The Vaccination Task Force and the Interministerial Conference on Public Health started a vaccination campaign from 26 July onward for all seafarers arriving in a Belgian port, regardless of their nationality.

In order to give this hard-to-reach target group the maximum opportunity to be vaccinated, roving medical teams will go onboard the vessels in the ports. This makes Belgium the first country in the world to provide the vaccination for seafarers in this way.

However, other countries including Australia have been calling for a similar approach as well as shipping line MSC.

Every year, more than 5500 ships of various types dock in Belgium’s international ports, and together around 80,000 seafarers work onboard.
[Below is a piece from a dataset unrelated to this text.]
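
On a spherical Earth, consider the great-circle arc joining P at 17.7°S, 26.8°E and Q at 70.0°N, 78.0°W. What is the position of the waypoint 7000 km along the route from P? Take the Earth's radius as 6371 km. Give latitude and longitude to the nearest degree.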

These seafarers live at sea in closed groups for extended periods – a precarious situation should there be a COVID-19 outbreak onboard.
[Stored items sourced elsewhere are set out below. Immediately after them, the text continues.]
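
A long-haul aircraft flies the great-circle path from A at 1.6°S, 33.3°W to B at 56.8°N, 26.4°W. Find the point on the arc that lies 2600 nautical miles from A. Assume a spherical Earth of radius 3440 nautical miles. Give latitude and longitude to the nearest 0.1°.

≈ 41.5°N, 29.3°W

Convert each endpoint to a unit vector on the sphere (x = cos φ cos λ, y = cos φ sin λ, z = sin φ).
The central angle between the endpoints is δ = arccos(p₁·p₂) ≈ 1.024 rad (58.7°). The total great-circle distance is δ·R ≈ 1.024 × 3440 ≈ 3522 nmi, so the target fraction is f = 2600/3522 ≈ 0.738.
Interpolate at f ≈ 0.738 with slerp weights a = sin((1−f)δ)/sin δ ≈ 0.310, b = sin(fδ)/sin δ ≈ 0.803.
p = a·p₁ + b·p₂ ≈ (0.653, -0.366, 0.663); φ = arcsin(p_z) ≈ 41.55°, λ = atan2(p_y, p_x) ≈ -29.25°.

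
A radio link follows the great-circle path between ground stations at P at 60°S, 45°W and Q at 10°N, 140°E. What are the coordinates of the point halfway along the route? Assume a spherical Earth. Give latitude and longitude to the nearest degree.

Convert each endpoint to a unit vector on the sphere (x = cos φ cos λ, y = cos φ sin λ, z = sin φ).
The central angle between the endpoints is δ = arccos(p₁·p₂) ≈ 2.266 rad (129.9°).
Interpolate at f = 1/2 with slerp weights a = sin((1−f)δ)/sin δ ≈ 1.180, b = sin(fδ)/sin δ ≈ 1.180.
p = a·p₁ + b·p₂ ≈ (-0.473, 0.330, -0.817); φ = arcsin(p_z) ≈ -54.79°, λ = atan2(p_y, p_x) ≈ 145.12°.

≈ 55°S, 145°E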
In addition, a large number of these seafarers come from countries where COVID-19 vaccination is currently insufficient or unavailable to seafarers.

This concerns seafarers who are:

  • staying and working onboard a vessel docked in a Belgian port, or
  • arriving in Belgium in order to board a vessel docked in a Belgian port (signing-on); or,
  • leaving the vessel docked in a Belgian port in order to return to their home country via Belgium (signing-off).

Roving vaccination teams have been set up to go onboard the vessels in the ports to perform the inoculation under the supervision of Mediport and with the assistance of hospitals of the Gasthuisgroep Antwerpen. Taking into account the one-off visit to a Belgian port and the logistical challenges, the Johnson & Johnson vaccine – as a single-dose vaccine – is the most appropriate one.

Together with Germany and the United States, Belgium is one of the only countries that are inoculating foreign seafarers, and the only one in the world to do so onboard vessels using mobile medical teams.

Mr Van Quickenborne said, “The fight against COVID-19 is not limited to Belgium, it is a global effort. In response to this global emergency, Belgium as a country with the world’s largest ports, is taking the lead in making vaccines accessible to all seafarers who arrive by sea.

“We call on other countries to likewise prioritise the vaccination of this essential group. Only then can the continuity of global trade be guaranteed.”